Nero hiked through the jungle to the highest visitor’s point at Angel Falls. At 2,212 feet, nearly 20 times higher than Niagara Falls, Angel Falls is the world’s tallest waterfall. “There isn’t anything more spectacular than seeing the longest dropping waterfalls in the world,” she says.
- As Nero entered the hiking path into the tropical jungle, sunlight burst through the trees. She captured the sight in a photo. “I worked from my photographs to maintain the integrity of what I was journeying through.”
Nero’s favorite from among her landscapes of Angel Falls is “Memories Caress Canaima.” “It’s of the second tier of Angel Falls, where the mist creates a canyon of water. If you look at it, you’ll see the water meandering between the trees.”
Hiking to a camp village, Nero saw cloud formations that inspired her “Caressing Dreams” landscape. “It was a difficult hike because the blades of grass were parched, very dry and tall — the mountains and clouds, the entire vision was so captivating you didn’t care that you were hiking in a difficult environment,” says Nero.
The painting “Cliffside” shows the Tepui Mountains. Tepui in the Pemon language means “house of the gods. ” Says Nero, “I shot that image while in a canoe heading for Angel Falls. It was incredible.”
The final painting, “Mothers Wings” represents for Nero “a light of hope.” The artist’s mother, who loved butterflies, had recently passed away. Nero “found” her mother in the jungle.

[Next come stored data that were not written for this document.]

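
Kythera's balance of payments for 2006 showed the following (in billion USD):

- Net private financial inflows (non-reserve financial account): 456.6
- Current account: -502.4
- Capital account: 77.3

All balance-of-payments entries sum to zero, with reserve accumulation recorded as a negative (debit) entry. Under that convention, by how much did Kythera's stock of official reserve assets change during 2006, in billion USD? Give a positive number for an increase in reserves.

31.5

Official reserve transactions balance = -((-502.4) + 77.3 + 456.6) = -31.5
An accumulation of reserves is recorded as a debit (negative entry), so the change in the stock of reserves is the negative of that balance.
Change in official reserves = -(-31.5) = 31.5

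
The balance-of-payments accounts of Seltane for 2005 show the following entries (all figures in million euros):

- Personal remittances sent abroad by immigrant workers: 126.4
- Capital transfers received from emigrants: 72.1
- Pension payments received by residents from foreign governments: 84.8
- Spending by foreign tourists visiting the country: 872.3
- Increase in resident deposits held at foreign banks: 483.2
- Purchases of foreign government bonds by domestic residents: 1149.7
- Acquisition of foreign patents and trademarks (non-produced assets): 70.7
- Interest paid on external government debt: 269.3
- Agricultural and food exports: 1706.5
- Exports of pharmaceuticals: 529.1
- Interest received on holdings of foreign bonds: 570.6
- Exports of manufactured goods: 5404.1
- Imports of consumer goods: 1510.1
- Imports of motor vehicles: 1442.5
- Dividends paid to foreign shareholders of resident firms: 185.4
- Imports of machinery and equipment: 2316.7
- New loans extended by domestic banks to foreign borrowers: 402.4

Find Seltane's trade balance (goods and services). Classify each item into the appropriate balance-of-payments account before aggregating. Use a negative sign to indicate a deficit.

Goods: 529.1 - 1442.5 - 1510.1 + 1706.5 - 2316.7 + 5404.1 = 2370.4
Services: 872.3
Trade balance = 2370.4 + 872.3 = 3242.7
(Excluded from the trade balance — secondary income: personal remittances sent abroad by immigrant workers 126.4, pension payments received by residents from foreign governments 84.8; capital account: capital transfers received from emigrants 72.1, acquisition of foreign patents and trademarks (non-produced assets) 70.7; financial account: increase in resident deposits held at foreign banks 483.2, purchases of foreign government bonds by domestic residents 1149.7, new loans extended by domestic banks to foreign borrowers 402.4; primary income: interest paid on external government debt 269.3, interest received on holdings of foreign bonds 570.6, dividends paid to foreign shareholders of resident firms 185.4.)

3242.7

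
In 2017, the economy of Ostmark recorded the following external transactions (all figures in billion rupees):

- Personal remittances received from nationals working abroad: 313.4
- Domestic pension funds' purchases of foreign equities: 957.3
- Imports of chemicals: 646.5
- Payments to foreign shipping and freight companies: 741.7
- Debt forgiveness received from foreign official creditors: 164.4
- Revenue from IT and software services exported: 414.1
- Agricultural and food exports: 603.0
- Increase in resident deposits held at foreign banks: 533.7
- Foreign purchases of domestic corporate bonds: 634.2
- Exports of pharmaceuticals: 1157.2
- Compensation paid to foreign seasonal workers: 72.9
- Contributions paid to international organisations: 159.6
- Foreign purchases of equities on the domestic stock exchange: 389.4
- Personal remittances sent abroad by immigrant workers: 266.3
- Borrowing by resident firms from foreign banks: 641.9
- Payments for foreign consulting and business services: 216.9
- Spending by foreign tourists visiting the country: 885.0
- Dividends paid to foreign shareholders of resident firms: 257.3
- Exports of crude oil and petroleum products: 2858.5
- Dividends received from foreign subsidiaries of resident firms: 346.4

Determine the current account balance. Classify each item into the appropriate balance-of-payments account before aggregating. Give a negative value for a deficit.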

“A butterfly arrived on my wet hiking shoes and left before I found my camera. When I returned, the butterfly had disappeared. I stomped my feet and cried, ‘Please Mom, I’m here, come back!’ Within seconds the butterfly landed on my shoes, where everyone else’s belongings were drying from a canoe trip. The butterfly went inside my shoes, never touching anyone else’s belongings.”